Now Greg's not very good at BJJ, so it's understandable that I'm sweeping him, but he wanted to know it there's anything that I could show him to help him out with this problem, and it got me thinking about something that I've just sort of taken for granted for a long time.
Why is it so easy for me to get sweeps off of the bottom when I'm training full contact?
The answer didn't take me that long, and I realized that it's the same reason why my opponent's let me get back to my feet once they get out of my closed/rubber guard.
They don't like getting hit in the face, even if they're on top.
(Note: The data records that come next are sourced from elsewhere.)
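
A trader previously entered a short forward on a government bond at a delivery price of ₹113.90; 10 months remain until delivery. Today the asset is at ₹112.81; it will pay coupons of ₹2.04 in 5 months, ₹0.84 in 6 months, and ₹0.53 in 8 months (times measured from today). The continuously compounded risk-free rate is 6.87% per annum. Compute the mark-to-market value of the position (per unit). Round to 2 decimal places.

PV(remaining coupons) I = 2.04·e^(−0.0687·5/12) + 0.84·e^(−0.0687·6/12) + 0.53·e^(−0.0687·8/12) = 3.3003
Current forward F = (S − I)·e^(rT) = (112.81 − 3.3003)·e^(0.0687·10/12) = 109.5097 × 1.058921 = 115.9621
Value (long) = (F − K)·e^(−rT) = (115.9621 − 113.90) × 0.944358 = 1.9474
Short position value = −(long value) = -₹1.95

-₹1.95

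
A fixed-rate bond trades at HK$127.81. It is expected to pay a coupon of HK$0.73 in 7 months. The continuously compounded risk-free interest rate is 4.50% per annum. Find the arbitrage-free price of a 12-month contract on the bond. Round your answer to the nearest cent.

PV(coupons) I = 0.73·e^(−0.0450·7/12)
I = 0.7111
F = (S − I)·e^(rT) = (127.81 − 0.7111) · e^(0.0450·12/12)
= 127.0989 · e^0.045000 = 127.0989 × 1.046028 = HK$132.95

HK$132.95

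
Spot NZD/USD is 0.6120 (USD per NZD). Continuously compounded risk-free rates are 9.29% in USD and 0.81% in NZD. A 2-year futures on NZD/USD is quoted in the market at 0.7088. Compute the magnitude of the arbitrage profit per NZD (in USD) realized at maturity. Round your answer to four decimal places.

0.0163 per NZD (in USD)

Fair futures: F* = S·e^(carry·T), with carry = (r_USD − r_NZD) = 0.0929 − 0.0081 = 0.0848
F* = 0.6120 · e^(0.0848 × 2) = 0.6120 · e^0.169600 = 0.6120 × 1.184831 = 0.7251
Market 0.7088 < fair 0.7251: forward underpriced → reverse cash-and-carry (short spot, go long the forward).
At maturity, profit = |F_mkt − F*| = |0.7088 − 0.7251| = 0.0163 per NZD (in USD)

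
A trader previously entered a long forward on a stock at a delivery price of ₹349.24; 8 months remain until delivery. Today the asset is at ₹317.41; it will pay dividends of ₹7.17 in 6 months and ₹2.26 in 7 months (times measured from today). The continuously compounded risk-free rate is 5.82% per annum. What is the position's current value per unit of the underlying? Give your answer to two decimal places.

PV(remaining dividends) I = 7.17·e^(−0.0582·6/12) + 2.26·e^(−0.0582·7/12) = 9.1489
Current forward F = (S − I)·e^(rT) = (317.41 − 9.1489)·e^(0.0582·8/12) = 308.2611 × 1.039563 = 320.4568
Value (long) = (F − K)·e^(−rT) = (320.4568 − 349.24) × 0.961943 = -27.6878
Value = -₹27.69

-₹27.69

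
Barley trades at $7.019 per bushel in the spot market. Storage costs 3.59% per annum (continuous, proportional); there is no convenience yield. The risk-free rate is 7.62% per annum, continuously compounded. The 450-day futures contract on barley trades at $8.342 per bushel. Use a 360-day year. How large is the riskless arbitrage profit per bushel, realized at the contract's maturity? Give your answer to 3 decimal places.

$0.267 per bushel

Fair futures: F* = S·e^(carry·T), with carry = (r + u) = 0.0762 + 0.0359 = 0.1121
F* = 7.019 · e^(0.1121 × 450/360) = 7.019 · e^0.140125 = 7.019 × 1.150418 = $8.0748
Market $8.342 > fair $8.0748: forward overpriced → cash-and-carry (buy spot, short the forward).
At maturity, profit = |F_mkt − F*| = |8.342 − 8.0748| = $0.267 per bushel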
You see, being in the guard gives you a really excellent opportunity to hit an opponent who can't really mobilize to get out of the way. As the person on the bottom, you have lots of moves that can be used against an opponent, as you can escape through the bottom and can constantly attack with submissions, the same as being in the mount. While the leverage for attacking with strikes from the guard doesn't seem as good, often it's actually better, especially when it comes to set up attacks, which is what I finally decided makes my guard game work.
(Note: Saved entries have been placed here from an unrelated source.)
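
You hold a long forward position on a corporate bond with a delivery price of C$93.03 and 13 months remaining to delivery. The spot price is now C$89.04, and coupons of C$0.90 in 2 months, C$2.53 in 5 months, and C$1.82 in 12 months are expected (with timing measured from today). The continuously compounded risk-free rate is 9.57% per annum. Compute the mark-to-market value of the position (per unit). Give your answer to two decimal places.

PV(remaining coupons) I = 0.90·e^(−0.0957·2/12) + 2.53·e^(−0.0957·5/12) + 1.82·e^(−0.0957·12/12) = 4.9708
Current forward F = (S − I)·e^(rT) = (89.04 − 4.9708)·e^(0.0957·13/12) = 84.0692 × 1.109240 = 93.2529
Value (long) = (F − K)·e^(−rT) = (93.2529 − 93.03) × 0.901518 = 0.2009
Value = C$0.20

C$0.20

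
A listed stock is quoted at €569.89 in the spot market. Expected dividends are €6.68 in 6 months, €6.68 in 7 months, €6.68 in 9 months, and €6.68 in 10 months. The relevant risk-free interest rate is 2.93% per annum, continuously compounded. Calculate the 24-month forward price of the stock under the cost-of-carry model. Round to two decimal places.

PV(dividends) I = 6.68·e^(−0.0293·6/12) + 6.68·e^(−0.0293·7/12) + 6.68·e^(−0.0293·9/12) + 6.68·e^(−0.0293·10/12)
I = 6.5829 + 6.5668 + 6.5348 + 6.5189 = 26.2034
F = (S − I)·e^(rT) = (569.89 − 26.2034) · e^(0.0293·24/12)
= 543.6866 · e^0.058600 = 543.6866 × 1.060351 = €576.50

€576.50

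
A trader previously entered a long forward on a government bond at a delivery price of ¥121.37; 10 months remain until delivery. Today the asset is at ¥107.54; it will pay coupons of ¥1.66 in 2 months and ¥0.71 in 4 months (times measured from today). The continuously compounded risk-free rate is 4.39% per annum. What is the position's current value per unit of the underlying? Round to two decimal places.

-¥11.82

PV(remaining coupons) I = 1.66·e^(−0.0439·2/12) + 0.71·e^(−0.0439·4/12) = 2.3476
Current forward F = (S − I)·e^(rT) = (107.54 − 2.3476)·e^(0.0439·10/12) = 105.1924 × 1.037261 = 109.1120
Value (long) = (F − K)·e^(−rT) = (109.1120 − 121.37) × 0.964078 = -11.8177
Value = -¥11.82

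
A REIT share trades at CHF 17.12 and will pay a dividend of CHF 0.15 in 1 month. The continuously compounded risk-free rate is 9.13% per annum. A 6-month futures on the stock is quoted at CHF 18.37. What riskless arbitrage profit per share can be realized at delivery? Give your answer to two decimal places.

PV(dividends) I = 0.15·e^(−0.0913·1/12) = 0.1489
Fair futures F* = (S − I)·e^(rT) = (17.12 − 0.1489)·e^0.045650 = 16.9711 × 1.046708 = 17.7638
Market CHF 18.37 > fair 17.7638: forward overpriced → cash-and-carry (borrow at r, buy the stock and collect the dividends, short the forward).
Profit at T = |F_mkt − F*| = |18.37 − 17.7638| = CHF 0.61 per share

CHF 0.61 per share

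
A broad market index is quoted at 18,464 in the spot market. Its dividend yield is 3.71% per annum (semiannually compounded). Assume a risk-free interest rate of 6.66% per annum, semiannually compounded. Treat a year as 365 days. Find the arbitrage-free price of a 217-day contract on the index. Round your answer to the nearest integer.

18,782

F = S · (1+r/2)^(2T) / (1+q/2)^(2T)
= 18464 × 1.039719 / 1.022095 = 18464 × 1.017243
F = 18,782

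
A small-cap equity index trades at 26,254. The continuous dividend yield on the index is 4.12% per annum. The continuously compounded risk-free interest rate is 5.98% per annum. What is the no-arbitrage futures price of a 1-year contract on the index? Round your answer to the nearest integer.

F = S·e^((r − q)T) = 26254 · e^((0.0598 − 0.0412) × 1)
= 26254 · e^0.018600 = 26254 × 1.018774
F = 26,747

26,747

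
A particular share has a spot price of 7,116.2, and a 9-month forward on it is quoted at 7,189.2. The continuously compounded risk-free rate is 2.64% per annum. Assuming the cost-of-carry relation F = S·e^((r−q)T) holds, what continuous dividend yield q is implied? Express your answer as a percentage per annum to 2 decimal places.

From F = S·e^((r−q)T): (r − q) = ln(F/S)/T
ln(7189.2/7116.2) = ln(1.010258) = 0.010206
(r − q) = 0.010206 / (9/12) = 0.013608
q = r − ln(F/S)/T = 0.0264 − 0.013608 = 0.012792
q = 1.28%

1.28%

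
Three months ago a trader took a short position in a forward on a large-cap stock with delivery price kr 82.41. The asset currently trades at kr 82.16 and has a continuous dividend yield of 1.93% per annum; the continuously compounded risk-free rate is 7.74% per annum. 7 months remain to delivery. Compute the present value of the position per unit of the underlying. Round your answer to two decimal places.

Current fair forward for the remaining 7 months: F = S·e^((r − q)·T), (r − q) = 0.0774 − 0.0193 = 0.0581
F = 82.16 · e^(0.0581 × 7/12) = 82.16 × 1.034473 = 84.9923
Value of long forward = (F − K)·e^(−rT) = (84.9923 − 82.41) · e^(−0.0774·7/12)
= 2.5823 × 0.955854 = 2.47
Short position value = −(long value) = -kr 2.47

-kr 2.47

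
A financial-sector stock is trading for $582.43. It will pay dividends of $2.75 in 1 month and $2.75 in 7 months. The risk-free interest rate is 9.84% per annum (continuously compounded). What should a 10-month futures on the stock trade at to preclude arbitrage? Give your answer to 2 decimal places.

$626.42

PV(dividends) I = 2.75·e^(−0.0984·1/12) + 2.75·e^(−0.0984·7/12)
I = 2.7275 + 2.5966 = 5.3241
F = (S − I)·e^(rT) = (582.43 − 5.3241) · e^(0.0984·10/12)
= 577.1059 · e^0.082000 = 577.1059 × 1.085456 = $626.42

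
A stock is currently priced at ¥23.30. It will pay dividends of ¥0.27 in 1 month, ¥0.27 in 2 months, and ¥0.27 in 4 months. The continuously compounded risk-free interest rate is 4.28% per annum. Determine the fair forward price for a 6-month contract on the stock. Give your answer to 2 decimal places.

¥22.98

PV(dividends) I = 0.27·e^(−0.0428·1/12) + 0.27·e^(−0.0428·2/12) + 0.27·e^(−0.0428·4/12)
I = 0.2690 + 0.2681 + 0.2662 = 0.8033
F = (S − I)·e^(rT) = (23.30 − 0.8033) · e^(0.0428·6/12)
= 22.4967 · e^0.021400 = 22.4967 × 1.021631 = ¥22.98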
If you are throwing an up elbow, while doing what is essentially a situp, your opponent often wants to get out of the way, the problem is that there are only two ways that he can go with his hips blocked off by your guard: backwards and forwards; and both are positions that give me easy submissions.
Even if an opponent dodges the elbow my moving his head to the mat and trying to smash me with his chest (going foward), I'm in a great position to lock down my favorite closed guard submissions: the omoplata, the kimura and the guillotine choke. Understand that the first two come from when your opponent tries to pin you to the canvas. He needs to open one of his arms (the one opposite his head) so that you don't take the back. If he's a big enough idiot to do that, then take it, but most guys aren't.
Once he opens that arm, all you have to do is swim your opposite side arm over his head and set up the kimura grip or, if you have flexible hips like me, pull the foot up and swing the hips out to isolate the shoulder.
If he pulls the arm in to guard the kimura grip (which I sometimes use even with the omoplata, because letting your opponents hips through isn't really a problem, as it enables a sweep that finishes the kimura submission for you), then you can still take the guillotine and pull your legs up to increase your leverage.
It also acts as a great setup for mission control in the rubber guard game (which I use it for all the time as an intermediary between the breakdown and the kimura/omoplata/jiu-claw), if he's saavy enough that you don't think you'll get him with the guillotine.
Now, if he decides he's going to back out away from the elbow (really the amateur response, but the one that's been most common for me to deal with) the answer is a simple hip sweep. The hip sweep will put you in mount and allow you to either proceed to beat the crap out of your opponent or to start looking for submissions while he panics.
The elbow can also finish fights by making a cut, but I feel this uses are more effective for those of us (myself included) who don't have those Kenny Florian razors.